1.7 KiB
1.7 KiB
| id | ticket | title | created | tags | |||
|---|---|---|---|---|---|---|---|
| LSN-0009 | packer-docs-import | Packer mental model legacy lesson | 2026-03-26 |
|
Context
Legacy import from docs/packer/learn/mental-model-packer.md.
This lesson preserves the high-level didactic framing of what the packer is and is not.
Key Decisions
The packer turns asset workspaces into stable asset artifacts
What: The packer is neither cartridge shipper, runtime reader, nor generic file janitor. It is the system that turns a managed asset workspace into stable runtime-facing and tool-facing artifacts. Why: Contributors drift quickly when they treat packer behavior as a mix of authoring convenience, runtime semantics, and shipping responsibilities rather than one explicit artifact-producing domain.
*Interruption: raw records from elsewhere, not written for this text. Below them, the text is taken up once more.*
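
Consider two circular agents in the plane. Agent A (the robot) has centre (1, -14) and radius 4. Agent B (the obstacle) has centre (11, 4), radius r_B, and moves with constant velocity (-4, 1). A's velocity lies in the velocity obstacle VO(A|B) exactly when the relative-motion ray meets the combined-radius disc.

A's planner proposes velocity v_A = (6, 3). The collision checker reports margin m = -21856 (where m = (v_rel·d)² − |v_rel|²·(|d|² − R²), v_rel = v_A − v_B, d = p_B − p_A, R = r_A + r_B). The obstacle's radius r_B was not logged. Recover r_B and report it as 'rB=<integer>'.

m = -21856
d = (10, 18);  v_rel = (10, 2),  |v_rel|² = 104
v_rel×d = (10)·(18) − (2)·(10) = 160
since m = R²·104 − 160²:  R² = (25600 + -21856) / 104 = 36
R = √36 = 6  ⇒  r_B = 6 − 4 = 2

rB=2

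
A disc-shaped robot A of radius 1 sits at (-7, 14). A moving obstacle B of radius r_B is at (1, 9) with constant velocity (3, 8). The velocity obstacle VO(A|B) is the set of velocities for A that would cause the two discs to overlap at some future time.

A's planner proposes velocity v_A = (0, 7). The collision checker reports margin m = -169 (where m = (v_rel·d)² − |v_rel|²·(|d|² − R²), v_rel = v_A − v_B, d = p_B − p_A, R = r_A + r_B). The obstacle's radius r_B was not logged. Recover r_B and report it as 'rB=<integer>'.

m = -169
d = (8, -5);  v_rel = (-3, -1),  |v_rel|² = 10
v_rel×d = (-3)·(-5) − (-1)·(8) = 23
since m = R²·10 − 23²:  R² = (529 + -169) / 10 = 36
R = √36 = 6  ⇒  r_B = 6 − 1 = 5

rB=5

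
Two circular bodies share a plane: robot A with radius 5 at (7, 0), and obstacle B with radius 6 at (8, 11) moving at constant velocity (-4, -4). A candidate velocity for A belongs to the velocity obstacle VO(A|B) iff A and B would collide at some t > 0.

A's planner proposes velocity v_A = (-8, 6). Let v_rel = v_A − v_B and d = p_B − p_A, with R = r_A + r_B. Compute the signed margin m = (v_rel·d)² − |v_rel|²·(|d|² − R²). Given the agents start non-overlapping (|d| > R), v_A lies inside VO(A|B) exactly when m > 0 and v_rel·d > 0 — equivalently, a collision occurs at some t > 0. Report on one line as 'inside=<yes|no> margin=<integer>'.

d = (1, 11),  |d|² = 122;  R = 5+6 = 11,  c = 122−11² = 1
v_rel = (-4, 10),  |v_rel|² = 116;  v_rel·d = (-4)·(1) + (10)·(11) = 106
116·t² − 212·t + 1 = 0  ⇒  m = 106² − 116·1 = 11120
m = 11120 > 0,  v_rel·d = 106 > 0  ⇒  inside

inside=yes margin=11120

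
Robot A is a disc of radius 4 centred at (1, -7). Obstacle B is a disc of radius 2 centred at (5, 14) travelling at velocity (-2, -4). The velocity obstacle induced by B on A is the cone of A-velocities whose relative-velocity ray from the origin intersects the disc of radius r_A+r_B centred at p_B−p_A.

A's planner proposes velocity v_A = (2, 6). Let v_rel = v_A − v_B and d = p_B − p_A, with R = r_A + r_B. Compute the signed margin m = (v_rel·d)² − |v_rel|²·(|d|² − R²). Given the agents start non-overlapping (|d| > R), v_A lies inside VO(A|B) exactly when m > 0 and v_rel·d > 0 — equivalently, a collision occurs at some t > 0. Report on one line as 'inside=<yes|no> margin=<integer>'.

d = (4, 21),  |d|² = 457;  R = 4+2 = 6,  c = 457−6² = 421
v_rel = (4, 10),  |v_rel|² = 116;  v_rel·d = (4)·(4) + (10)·(21) = 226
116·t² − 452·t + 421 = 0  ⇒  m = 226² − 116·421 = 2240
m = 2240 > 0,  v_rel·d = 226 > 0  ⇒  inside

inside=yes margin=2240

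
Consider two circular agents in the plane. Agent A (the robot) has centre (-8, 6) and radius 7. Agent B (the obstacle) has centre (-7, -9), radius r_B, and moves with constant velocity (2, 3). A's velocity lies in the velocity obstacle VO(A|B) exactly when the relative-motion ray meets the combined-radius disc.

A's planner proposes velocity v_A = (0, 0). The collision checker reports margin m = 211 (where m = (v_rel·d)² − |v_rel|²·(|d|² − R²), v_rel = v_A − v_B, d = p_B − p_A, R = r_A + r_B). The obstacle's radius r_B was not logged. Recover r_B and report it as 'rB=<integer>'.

m = 211
d = (1, -15);  v_rel = (-2, -3),  |v_rel|² = 13
v_rel×d = (-2)·(-15) − (-3)·(1) = 33
since m = R²·13 − 33²:  R² = (1089 + 211) / 13 = 100
R = √100 = 10  ⇒  r_B = 10 − 7 = 3

rB=3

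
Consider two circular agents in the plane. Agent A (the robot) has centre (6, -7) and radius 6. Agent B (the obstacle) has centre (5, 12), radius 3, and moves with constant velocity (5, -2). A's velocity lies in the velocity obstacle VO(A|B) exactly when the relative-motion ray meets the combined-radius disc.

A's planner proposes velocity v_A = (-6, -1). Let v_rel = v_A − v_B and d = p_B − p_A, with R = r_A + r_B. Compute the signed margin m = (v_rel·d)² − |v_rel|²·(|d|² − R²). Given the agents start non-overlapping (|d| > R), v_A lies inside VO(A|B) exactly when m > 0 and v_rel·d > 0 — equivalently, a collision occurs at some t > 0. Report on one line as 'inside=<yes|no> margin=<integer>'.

d = (-1, 19),  |d|² = 362;  R = 6+3 = 9,  c = 362−9² = 281
v_rel = (-11, 1),  |v_rel|² = 122;  v_rel·d = (-11)·(-1) + (1)·(19) = 30
122·t² − 60·t + 281 = 0  ⇒  m = 30² − 122·281 = -33382
m = -33382 < 0,  v_rel·d = 30 > 0  ⇒  outside

inside=no margin=-33382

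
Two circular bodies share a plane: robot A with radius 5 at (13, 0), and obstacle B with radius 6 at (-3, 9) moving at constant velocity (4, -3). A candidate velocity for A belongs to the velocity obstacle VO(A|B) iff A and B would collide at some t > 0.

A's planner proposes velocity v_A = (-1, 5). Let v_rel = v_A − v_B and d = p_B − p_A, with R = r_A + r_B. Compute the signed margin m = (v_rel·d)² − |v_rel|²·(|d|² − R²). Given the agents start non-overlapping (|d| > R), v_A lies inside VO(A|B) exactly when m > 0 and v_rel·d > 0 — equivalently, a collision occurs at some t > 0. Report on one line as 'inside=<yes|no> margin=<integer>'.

d = (-16, 9),  |d|² = 337;  R = 5+6 = 11,  c = 337−11² = 216
v_rel = (-5, 8),  |v_rel|² = 89;  v_rel·d = (-5)·(-16) + (8)·(9) = 152
89·t² − 304·t + 216 = 0  ⇒  m = 152² − 89·216 = 3880
m = 3880 > 0,  v_rel·d = 152 > 0  ⇒  inside

inside=yes margin=3880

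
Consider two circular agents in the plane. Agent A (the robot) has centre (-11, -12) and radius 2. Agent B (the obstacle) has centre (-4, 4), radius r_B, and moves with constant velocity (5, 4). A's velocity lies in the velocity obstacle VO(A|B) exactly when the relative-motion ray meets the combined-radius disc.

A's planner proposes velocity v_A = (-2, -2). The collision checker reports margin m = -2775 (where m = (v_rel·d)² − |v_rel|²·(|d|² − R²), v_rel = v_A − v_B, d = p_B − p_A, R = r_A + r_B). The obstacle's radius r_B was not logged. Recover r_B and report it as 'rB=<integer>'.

m = -2775
d = (7, 16);  v_rel = (-7, -6),  |v_rel|² = 85
v_rel×d = (-7)·(16) − (-6)·(7) = -70
since m = R²·85 − (-70)²:  R² = (4900 + -2775) / 85 = 25
R = √25 = 5  ⇒  r_B = 5 − 2 = 3

rB=3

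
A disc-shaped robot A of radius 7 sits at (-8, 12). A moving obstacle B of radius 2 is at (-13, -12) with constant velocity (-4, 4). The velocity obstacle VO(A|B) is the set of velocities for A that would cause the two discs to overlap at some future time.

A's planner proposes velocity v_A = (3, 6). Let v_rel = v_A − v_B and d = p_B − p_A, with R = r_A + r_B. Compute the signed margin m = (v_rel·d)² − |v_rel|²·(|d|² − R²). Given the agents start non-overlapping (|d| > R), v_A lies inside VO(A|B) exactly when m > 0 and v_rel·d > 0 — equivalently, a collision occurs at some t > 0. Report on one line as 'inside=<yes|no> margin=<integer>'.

d = (-5, -24),  |d|² = 601;  R = 7+2 = 9,  c = 601−9² = 520
v_rel = (7, 2),  |v_rel|² = 53;  v_rel·d = (7)·(-5) + (2)·(-24) = -83
53·t² + 166·t + 520 = 0  ⇒  m = (-83)² − 53·520 = -20671
m = -20671 < 0,  v_rel·d = -83 < 0  ⇒  outside

inside=no margin=-20671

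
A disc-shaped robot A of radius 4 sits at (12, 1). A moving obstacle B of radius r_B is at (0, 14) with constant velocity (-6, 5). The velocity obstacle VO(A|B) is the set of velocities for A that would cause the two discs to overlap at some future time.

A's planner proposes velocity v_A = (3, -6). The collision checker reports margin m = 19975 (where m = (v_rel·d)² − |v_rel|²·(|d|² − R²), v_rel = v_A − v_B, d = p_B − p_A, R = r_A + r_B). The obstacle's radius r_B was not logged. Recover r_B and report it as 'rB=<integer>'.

m = 19975
d = (-12, 13);  v_rel = (9, -11),  |v_rel|² = 202
v_rel×d = (9)·(13) − (-11)·(-12) = -15
since m = R²·202 − (-15)²:  R² = (225 + 19975) / 202 = 100
R = √100 = 10  ⇒  r_B = 10 − 4 = 6

rB=6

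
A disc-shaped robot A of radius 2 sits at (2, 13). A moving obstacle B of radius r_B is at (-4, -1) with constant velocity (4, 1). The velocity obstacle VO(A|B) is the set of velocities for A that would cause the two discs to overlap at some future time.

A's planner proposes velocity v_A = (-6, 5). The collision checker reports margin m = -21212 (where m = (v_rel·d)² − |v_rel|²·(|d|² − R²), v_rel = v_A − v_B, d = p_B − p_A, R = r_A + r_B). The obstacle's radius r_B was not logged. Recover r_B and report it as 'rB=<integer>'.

m = -21212
d = (-6, -14);  v_rel = (-10, 4),  |v_rel|² = 116
v_rel×d = (-10)·(-14) − (4)·(-6) = 164
since m = R²·116 − 164²:  R² = (26896 + -21212) / 116 = 49
R = √49 = 7  ⇒  r_B = 7 − 2 = 5

rB=5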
Trade-offs: This framing forces sharper boundaries between packer, runtime, shipper, and Studio, but it keeps contracts and responsibilities legible.
Patterns and Algorithms
- Treat the managed asset root as the unit of management.
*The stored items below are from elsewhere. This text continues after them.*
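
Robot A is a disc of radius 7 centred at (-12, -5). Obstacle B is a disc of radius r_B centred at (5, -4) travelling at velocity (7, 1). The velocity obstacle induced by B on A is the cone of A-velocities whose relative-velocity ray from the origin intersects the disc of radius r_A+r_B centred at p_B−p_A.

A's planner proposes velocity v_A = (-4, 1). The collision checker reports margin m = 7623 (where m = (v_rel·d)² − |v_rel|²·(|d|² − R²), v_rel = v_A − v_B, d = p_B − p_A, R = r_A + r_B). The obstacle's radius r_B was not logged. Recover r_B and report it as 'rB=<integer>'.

m = 7623
d = (17, 1);  v_rel = (-11, 0),  |v_rel|² = 121
v_rel×d = (-11)·(1) − (0)·(17) = -11
since m = R²·121 − (-11)²:  R² = (121 + 7623) / 121 = 64
R = √64 = 8  ⇒  r_B = 8 − 7 = 1

rB=1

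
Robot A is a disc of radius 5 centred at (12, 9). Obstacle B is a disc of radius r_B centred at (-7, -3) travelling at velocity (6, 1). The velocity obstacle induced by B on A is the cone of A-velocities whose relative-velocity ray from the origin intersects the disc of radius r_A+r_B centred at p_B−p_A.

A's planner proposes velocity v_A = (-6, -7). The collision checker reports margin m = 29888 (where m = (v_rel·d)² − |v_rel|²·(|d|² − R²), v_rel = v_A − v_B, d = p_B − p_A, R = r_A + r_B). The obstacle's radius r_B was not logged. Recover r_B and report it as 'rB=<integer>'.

m = 29888
d = (-19, -12);  v_rel = (-12, -8),  |v_rel|² = 208
v_rel×d = (-12)·(-12) − (-8)·(-19) = -8
since m = R²·208 − (-8)²:  R² = (64 + 29888) / 208 = 144
R = √144 = 12  ⇒  r_B = 12 − 5 = 7

rB=7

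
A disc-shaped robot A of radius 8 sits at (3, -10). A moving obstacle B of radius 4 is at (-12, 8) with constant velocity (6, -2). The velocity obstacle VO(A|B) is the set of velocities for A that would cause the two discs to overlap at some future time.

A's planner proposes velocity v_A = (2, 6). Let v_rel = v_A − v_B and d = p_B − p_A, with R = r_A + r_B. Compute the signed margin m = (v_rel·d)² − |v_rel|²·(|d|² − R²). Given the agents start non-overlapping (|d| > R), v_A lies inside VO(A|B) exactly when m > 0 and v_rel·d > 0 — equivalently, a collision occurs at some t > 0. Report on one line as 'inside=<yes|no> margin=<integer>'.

d = (-15, 18),  |d|² = 549;  R = 8+4 = 12,  c = 549−12² = 405
v_rel = (-4, 8),  |v_rel|² = 80;  v_rel·d = (-4)·(-15) + (8)·(18) = 204
80·t² − 408·t + 405 = 0  ⇒  m = 204² − 80·405 = 9216
m = 9216 > 0,  v_rel·d = 204 > 0  ⇒  inside

inside=yes margin=9216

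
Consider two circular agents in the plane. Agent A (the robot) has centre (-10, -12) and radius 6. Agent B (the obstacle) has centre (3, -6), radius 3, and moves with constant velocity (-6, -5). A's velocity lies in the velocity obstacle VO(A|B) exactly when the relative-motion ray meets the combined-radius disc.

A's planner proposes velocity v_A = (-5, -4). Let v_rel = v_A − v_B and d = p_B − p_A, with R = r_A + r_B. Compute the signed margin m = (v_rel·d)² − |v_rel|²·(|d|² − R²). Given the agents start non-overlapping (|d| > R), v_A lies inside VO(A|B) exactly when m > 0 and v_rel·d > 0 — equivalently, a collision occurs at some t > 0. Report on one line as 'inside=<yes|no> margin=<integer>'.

d = (13, 6),  |d|² = 205;  R = 6+3 = 9,  c = 205−9² = 124
v_rel = (1, 1),  |v_rel|² = 2;  v_rel·d = (1)·(13) + (1)·(6) = 19
2·t² − 38·t + 124 = 0  ⇒  m = 19² − 2·124 = 113
m = 113 > 0,  v_rel·d = 19 > 0  ⇒  inside

inside=yes margin=113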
- Split source-of-truth responsibilities between registry state and per-asset declaration.
- Keep
asset_idandasset_nameas separate concepts. - Treat
assets.paas the authoritative runtime-facing artifact. - Prefer determinism, explicit declaration, and canonical serialization.
Pitfalls
- Treating the packer like a generic filesystem janitor.
- Collapsing
asset_idandasset_nameinto one concept. - Forgetting that determinism is part of the artifact contract chain.
Takeaways
- The packer owns artifact production, not runtime reading or shipping.
- Stable asset identity and deterministic output are central to the whole domain.
- Legacy source attribution:
docs/packer/learn/mental-model-packer.md.